Probing Nanomechanical Properties of a Shale with Nanoindentation: Heterogeneity and the Effect of Water–Shale Interactions

Abstract

The mechanical properties of shale are critical for the extraction of gas and oil from nanoporous shale. In this study, nanoindentation tests with the accelerated property mapping mode were used to obtain the localized quantitative mechanical properties (the elastic modulus and hardness) of the tested shale sample. X-ray diffraction was used to analyze the bulk mineral composition. The Gaussian mixture model and k-means algorithm were used to fit the data and identify distinct mineral phases based on load–displacement curves. Three clusters of different mineral phases were recognized through nanoindentation curves. Experimental results and analyses show that the nanomechanics of shale are conditioned by the mineral composition and its spatial distribution. The spatial distribution of the elastic modulus and hardness showed the high heterogeneity of shale at the nano-to-micron scale, closely related to its localized mineralogical distribution and microstructures.

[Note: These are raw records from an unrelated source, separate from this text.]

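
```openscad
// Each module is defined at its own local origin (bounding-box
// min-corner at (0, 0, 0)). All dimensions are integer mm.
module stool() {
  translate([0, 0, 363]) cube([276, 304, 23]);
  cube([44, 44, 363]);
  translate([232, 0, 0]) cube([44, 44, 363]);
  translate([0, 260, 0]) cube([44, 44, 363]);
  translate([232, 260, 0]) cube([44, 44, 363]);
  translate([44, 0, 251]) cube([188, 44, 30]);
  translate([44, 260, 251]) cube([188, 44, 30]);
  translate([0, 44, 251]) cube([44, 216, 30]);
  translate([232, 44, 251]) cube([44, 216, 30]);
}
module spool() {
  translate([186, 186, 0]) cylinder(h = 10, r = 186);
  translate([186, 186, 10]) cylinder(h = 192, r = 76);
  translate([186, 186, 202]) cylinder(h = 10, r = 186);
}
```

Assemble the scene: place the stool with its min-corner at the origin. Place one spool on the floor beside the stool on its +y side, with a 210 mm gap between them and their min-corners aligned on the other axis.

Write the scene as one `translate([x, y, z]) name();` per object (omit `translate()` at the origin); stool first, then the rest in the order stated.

stool();
translate([0, 514, 0]) spool();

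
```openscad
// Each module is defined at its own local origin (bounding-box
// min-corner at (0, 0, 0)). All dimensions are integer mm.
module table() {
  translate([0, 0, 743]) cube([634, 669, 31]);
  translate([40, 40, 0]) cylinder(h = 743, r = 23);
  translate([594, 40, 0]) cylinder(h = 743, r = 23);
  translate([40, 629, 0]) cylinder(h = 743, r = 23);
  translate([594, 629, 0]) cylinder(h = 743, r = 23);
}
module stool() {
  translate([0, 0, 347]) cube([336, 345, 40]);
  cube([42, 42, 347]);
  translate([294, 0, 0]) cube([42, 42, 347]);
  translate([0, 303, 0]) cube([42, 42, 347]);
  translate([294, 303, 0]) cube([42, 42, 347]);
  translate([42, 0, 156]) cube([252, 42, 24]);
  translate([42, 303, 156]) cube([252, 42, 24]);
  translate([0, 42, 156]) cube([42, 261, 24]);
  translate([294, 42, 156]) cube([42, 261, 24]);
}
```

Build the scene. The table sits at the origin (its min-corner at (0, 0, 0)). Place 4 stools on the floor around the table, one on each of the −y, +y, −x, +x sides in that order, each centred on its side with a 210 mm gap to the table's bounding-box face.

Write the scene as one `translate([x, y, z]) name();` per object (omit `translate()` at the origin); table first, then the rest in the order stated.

table();
translate([149, -555, 0]) stool();
translate([149, 879, 0]) stool();
translate([-546, 162, 0]) stool();
translate([844, 162, 0]) stool();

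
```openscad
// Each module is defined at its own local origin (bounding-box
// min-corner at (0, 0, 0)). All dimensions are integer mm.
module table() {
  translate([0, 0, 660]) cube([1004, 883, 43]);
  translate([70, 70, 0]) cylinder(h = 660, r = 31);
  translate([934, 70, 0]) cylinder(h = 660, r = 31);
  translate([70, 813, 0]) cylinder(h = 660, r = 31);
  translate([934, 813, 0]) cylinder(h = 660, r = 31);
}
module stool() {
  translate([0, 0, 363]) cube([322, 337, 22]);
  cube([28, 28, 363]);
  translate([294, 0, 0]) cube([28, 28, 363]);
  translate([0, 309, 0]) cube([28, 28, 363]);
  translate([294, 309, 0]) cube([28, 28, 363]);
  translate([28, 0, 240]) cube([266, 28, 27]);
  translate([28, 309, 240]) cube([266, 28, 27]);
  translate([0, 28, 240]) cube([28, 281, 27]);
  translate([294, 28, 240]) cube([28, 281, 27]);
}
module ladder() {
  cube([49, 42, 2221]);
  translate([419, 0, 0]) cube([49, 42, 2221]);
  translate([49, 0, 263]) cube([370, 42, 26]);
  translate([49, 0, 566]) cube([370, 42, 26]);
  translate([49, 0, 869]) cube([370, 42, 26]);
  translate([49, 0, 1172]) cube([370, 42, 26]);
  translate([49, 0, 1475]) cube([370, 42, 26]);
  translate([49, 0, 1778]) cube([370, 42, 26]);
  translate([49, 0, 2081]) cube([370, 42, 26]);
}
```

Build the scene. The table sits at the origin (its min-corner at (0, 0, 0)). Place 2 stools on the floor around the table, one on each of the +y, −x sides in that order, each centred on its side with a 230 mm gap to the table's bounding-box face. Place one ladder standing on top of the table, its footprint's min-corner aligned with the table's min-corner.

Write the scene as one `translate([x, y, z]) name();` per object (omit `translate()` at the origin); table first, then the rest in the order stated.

table();
translate([341, 1113, 0]) stool();
translate([-552, 273, 0]) stool();
translate([0, 0, 703]) ladder();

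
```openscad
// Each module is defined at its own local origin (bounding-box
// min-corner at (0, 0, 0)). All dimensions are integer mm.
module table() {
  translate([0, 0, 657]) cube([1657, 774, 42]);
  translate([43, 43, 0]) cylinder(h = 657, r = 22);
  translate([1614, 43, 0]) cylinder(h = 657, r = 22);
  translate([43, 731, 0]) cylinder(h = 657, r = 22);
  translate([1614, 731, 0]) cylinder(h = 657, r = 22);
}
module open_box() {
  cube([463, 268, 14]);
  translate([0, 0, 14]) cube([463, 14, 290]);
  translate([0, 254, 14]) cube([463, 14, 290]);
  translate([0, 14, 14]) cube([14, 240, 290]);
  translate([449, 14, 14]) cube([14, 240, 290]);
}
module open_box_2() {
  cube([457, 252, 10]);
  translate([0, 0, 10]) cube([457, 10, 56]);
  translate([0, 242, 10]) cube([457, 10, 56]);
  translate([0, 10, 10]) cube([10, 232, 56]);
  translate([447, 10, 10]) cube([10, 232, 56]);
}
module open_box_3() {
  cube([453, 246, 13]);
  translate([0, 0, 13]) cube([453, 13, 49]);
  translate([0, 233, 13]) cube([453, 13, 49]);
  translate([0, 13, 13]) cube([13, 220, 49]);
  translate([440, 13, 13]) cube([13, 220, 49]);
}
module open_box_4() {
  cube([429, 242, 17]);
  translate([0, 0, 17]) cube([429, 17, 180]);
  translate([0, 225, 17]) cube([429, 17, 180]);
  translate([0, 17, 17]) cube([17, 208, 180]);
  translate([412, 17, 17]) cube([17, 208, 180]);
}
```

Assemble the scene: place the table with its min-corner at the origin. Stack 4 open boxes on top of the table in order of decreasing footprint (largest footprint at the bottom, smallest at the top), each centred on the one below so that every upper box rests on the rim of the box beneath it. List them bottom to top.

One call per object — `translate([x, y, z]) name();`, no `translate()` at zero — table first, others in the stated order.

table();
translate([597, 253, 699]) open_box();
translate([600, 261, 1003]) open_box_2();
translate([602, 264, 1069]) open_box_3();
translate([614, 266, 1131]) open_box_4();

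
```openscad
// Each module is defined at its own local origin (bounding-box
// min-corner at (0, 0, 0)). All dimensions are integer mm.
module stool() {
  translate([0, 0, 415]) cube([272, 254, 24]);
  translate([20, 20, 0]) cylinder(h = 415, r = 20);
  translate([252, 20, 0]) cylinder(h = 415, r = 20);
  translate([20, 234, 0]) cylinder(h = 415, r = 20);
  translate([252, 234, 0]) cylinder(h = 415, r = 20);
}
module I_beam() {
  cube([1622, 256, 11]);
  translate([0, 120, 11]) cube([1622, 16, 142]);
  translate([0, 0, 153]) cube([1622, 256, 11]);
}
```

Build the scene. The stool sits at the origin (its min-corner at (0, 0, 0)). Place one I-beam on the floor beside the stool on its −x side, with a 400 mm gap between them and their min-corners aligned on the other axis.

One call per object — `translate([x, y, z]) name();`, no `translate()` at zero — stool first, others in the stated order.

stool();
translate([-2022, 0, 0]) I_beam();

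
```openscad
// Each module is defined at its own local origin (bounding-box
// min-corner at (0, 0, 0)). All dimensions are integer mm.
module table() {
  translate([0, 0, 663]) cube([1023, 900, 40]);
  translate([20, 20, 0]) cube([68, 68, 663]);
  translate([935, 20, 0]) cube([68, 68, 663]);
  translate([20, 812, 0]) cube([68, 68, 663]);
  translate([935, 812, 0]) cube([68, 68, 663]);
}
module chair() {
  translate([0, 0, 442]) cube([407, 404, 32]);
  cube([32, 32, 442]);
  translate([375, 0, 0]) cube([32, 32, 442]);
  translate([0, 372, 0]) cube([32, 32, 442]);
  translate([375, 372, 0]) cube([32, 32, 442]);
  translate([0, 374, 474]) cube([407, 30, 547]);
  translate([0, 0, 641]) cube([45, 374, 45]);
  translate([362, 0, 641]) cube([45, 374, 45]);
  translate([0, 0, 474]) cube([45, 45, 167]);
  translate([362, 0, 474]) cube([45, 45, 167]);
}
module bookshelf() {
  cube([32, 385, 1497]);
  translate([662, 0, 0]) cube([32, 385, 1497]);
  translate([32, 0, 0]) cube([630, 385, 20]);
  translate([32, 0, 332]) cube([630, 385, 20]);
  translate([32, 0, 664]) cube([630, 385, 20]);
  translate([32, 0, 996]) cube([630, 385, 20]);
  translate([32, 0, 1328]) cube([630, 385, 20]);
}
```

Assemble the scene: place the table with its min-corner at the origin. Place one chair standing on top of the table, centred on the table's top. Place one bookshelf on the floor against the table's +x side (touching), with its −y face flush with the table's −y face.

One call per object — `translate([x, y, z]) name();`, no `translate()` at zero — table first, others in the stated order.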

It was found that the plastic work induced in the nanoindentation process was different between the three mineral clusters with a plastic work ratio of 0.06–0.18, 0.32–0.38, and 0.46–0.53 in high-, medium- and low-hardness clusters, respectively. A two-term exponential relationship was observed between hardness and plastic work. For the tested Marcellus shale, obvious mechanical weakening was observed after 20 days of water vapor treatment. The elastic modulus of shale exhibited a reduction of 0.6–15%, and the hardness decreased by 8.6–17.8%. Further investigation is recommended to quantify the variations in its indent-specified mechanical properties and its direct relationship with localized mineralogy and microstructure.